10.4285/jkstn.2014.28.3.154
- Author:
Hyo Chae PAIK
1
;
Seok Jin HAAM
;
Moo Suk PARK
;
Joo Han SONG
Author Information
1. Department of Thoracic and Cardiovascular Surgery, Severance Hospital, Yonsei University College of Medicine, Seoul, Korea. hcpaik@yuhs.ac
- Publication Type:Original Article
- Keywords:
Lung transplantation;
Tissue donors;
Organ preservation;
Warm ischemia
- MeSH:
Death;
Heart Arrest;
Humans;
Lung Diseases;
Lung Injury;
Lung Transplantation;
Lung*;
Organ Preservation;
Oxygen;
Perfusion*;
Swine*;
Tissue Donors*;
Vascular Resistance;
Waiting Lists;
Warm Ischemia
- From:The Journal of the Korean Society for Transplantation
2014;28(3):154-159
- CountryRepublic of Korea
- Language:English
-
Abstract:
BACKGROUND: Lung transplantation (LTx) is a life-saving treatment for patients with end-stage lung disease; however, the shortage of donor lungs has been a major limiting factor to increasing the number of LTx. Growing experience following LTx using donor lungs after cardiac death (DCD) has been promising, although concerns remain. The purpose of this study was to develop a DCD lung harvest model using an ex vivo lung perfusion (EVLP) system and to assess the function of presumably damaged lungs harvested from the DCD donor in pigs.

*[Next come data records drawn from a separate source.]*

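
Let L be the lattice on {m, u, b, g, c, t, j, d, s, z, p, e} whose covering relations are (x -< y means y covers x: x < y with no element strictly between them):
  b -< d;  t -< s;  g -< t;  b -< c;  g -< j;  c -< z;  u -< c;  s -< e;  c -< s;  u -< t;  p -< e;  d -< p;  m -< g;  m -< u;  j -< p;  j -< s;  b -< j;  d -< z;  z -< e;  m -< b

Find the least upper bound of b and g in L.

j

Common upper bounds of {b, g}: e, j, p, s.
The least among these is j.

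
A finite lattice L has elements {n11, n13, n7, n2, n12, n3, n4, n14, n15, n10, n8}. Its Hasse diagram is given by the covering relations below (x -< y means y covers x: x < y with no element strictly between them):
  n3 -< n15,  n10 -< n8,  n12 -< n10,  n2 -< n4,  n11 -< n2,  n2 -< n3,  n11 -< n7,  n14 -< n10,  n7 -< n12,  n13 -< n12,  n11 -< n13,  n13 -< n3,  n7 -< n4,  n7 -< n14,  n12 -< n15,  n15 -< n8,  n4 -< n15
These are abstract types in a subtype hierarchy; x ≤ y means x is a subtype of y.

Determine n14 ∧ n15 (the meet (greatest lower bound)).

n7

Common lower bounds of {n14, n15}: n11, n7.
The greatest among these is n7.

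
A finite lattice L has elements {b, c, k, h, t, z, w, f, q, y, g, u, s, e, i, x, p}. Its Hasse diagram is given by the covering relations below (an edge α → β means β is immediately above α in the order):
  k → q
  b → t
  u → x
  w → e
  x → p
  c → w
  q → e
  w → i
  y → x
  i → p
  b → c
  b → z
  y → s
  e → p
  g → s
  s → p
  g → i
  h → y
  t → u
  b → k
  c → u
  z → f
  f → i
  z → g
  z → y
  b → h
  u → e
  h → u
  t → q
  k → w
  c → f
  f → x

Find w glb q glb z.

b

Common lower bounds of {w, q, z}: b.
The greatest among these is b.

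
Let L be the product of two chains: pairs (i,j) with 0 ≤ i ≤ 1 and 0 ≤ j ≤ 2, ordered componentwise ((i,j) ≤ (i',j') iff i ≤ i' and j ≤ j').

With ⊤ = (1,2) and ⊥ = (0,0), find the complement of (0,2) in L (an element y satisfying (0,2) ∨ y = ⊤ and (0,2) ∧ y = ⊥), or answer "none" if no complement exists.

(1,0)

Need y with (0,2) ∨ y = (1,2) and (0,2) ∧ y = (0,0).
Checking each element gives: (1,0).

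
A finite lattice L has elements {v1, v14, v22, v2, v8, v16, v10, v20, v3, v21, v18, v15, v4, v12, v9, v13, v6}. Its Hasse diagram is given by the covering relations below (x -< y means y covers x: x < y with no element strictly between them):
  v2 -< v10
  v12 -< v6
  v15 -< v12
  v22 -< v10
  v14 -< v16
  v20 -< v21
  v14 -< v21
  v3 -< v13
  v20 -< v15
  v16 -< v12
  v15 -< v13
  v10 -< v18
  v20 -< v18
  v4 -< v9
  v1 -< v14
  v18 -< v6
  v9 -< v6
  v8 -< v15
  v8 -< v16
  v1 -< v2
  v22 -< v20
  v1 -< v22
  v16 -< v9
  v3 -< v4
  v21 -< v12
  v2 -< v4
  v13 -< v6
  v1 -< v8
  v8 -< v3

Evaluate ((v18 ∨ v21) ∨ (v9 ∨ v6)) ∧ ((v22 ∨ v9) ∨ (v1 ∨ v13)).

v18 ∨ v21 = v6
v9 ∨ v6 = v6
v6 ∨ v6 = v6
v22 ∨ v9 = v6
v1 ∨ v13 = v13
v6 ∨ v13 = v6
v6 ∧ v6 = v6

v6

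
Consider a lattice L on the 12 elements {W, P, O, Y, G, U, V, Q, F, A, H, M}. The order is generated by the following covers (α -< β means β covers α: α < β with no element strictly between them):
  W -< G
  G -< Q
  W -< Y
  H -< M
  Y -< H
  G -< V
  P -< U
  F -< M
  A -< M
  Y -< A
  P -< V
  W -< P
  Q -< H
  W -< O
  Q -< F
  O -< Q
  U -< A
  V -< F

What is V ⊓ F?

Common lower bounds of {V, F}: G, P, V, W.
The greatest among these is V.

V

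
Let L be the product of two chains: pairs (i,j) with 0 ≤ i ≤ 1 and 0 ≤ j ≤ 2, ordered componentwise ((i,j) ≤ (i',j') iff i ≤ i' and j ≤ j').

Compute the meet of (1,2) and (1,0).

(1,0)

Common lower bounds of {(1,2), (1,0)}: (0,0), (1,0).
The greatest among these is (1,0).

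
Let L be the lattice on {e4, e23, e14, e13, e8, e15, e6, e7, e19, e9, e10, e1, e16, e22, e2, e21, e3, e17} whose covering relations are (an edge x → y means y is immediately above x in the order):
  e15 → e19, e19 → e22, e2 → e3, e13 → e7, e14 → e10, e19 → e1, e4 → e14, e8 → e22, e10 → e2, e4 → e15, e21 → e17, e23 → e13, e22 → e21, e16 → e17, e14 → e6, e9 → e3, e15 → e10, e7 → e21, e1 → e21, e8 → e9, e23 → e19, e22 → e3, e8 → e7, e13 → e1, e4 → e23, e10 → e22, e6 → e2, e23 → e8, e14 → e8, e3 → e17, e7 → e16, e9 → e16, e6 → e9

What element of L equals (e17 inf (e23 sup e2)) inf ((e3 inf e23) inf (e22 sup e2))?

e23

e23 ∨ e2 = e3
e17 ∧ e3 = e3
e3 ∧ e23 = e23
e22 ∨ e2 = e3
e23 ∧ e3 = e23
e3 ∧ e23 = e23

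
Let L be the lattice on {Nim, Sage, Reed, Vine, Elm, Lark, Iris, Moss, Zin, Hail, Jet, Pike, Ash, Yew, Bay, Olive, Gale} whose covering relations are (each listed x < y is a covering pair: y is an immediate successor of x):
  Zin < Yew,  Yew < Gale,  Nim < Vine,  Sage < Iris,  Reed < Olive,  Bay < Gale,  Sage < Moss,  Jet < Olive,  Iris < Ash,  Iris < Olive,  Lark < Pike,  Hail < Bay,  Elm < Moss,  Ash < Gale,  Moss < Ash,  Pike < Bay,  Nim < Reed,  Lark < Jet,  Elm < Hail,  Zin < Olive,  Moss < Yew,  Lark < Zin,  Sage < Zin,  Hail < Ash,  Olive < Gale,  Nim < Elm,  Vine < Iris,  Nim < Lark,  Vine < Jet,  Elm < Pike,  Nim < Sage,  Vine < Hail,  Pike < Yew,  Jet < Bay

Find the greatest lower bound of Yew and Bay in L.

Pike

Common lower bounds of {Yew, Bay}: Elm, Lark, Nim, Pike.
The greatest among these is Pike.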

METHODS: The 40 kg pigs were randomly divided into the control group with no ischemic lung injury (n=5) and the study group (n=5), which had 1 hour of warm ischemic lung injury after cardiac arrest. Harvested lungs were placed in the EVLP circuit and oxygen capacities (OC), pulmonary vascular resistance (PVR), and peak airway pressure (PAP) were evaluated every hour for 4 hours. At the end of EVLP, specimens were excised for pathologic review and wet/dry ratio. RESULTS: No statistically significant difference in OC (P=0.353), PVR (P=0.951), and PAP (P=0.651) was observed in both groups. Lung injury severity score (control group vs. study group: 0.700+/-0.303 vs. 0.870+/-0.130; P=0.230) and wet/dry ratio (control group vs. study group: 5.89+/-0.97 vs. 6.20+/-0.57; P=0.560) also showed no statistically significant difference between the groups. CONCLUSIONS: The function of DCD lungs assessed using EVLP showed no difference from that of control lungs without ischemic injury; therefore, utilization of DCD lungs can be a new option to decrease the number of deaths on the waiting list.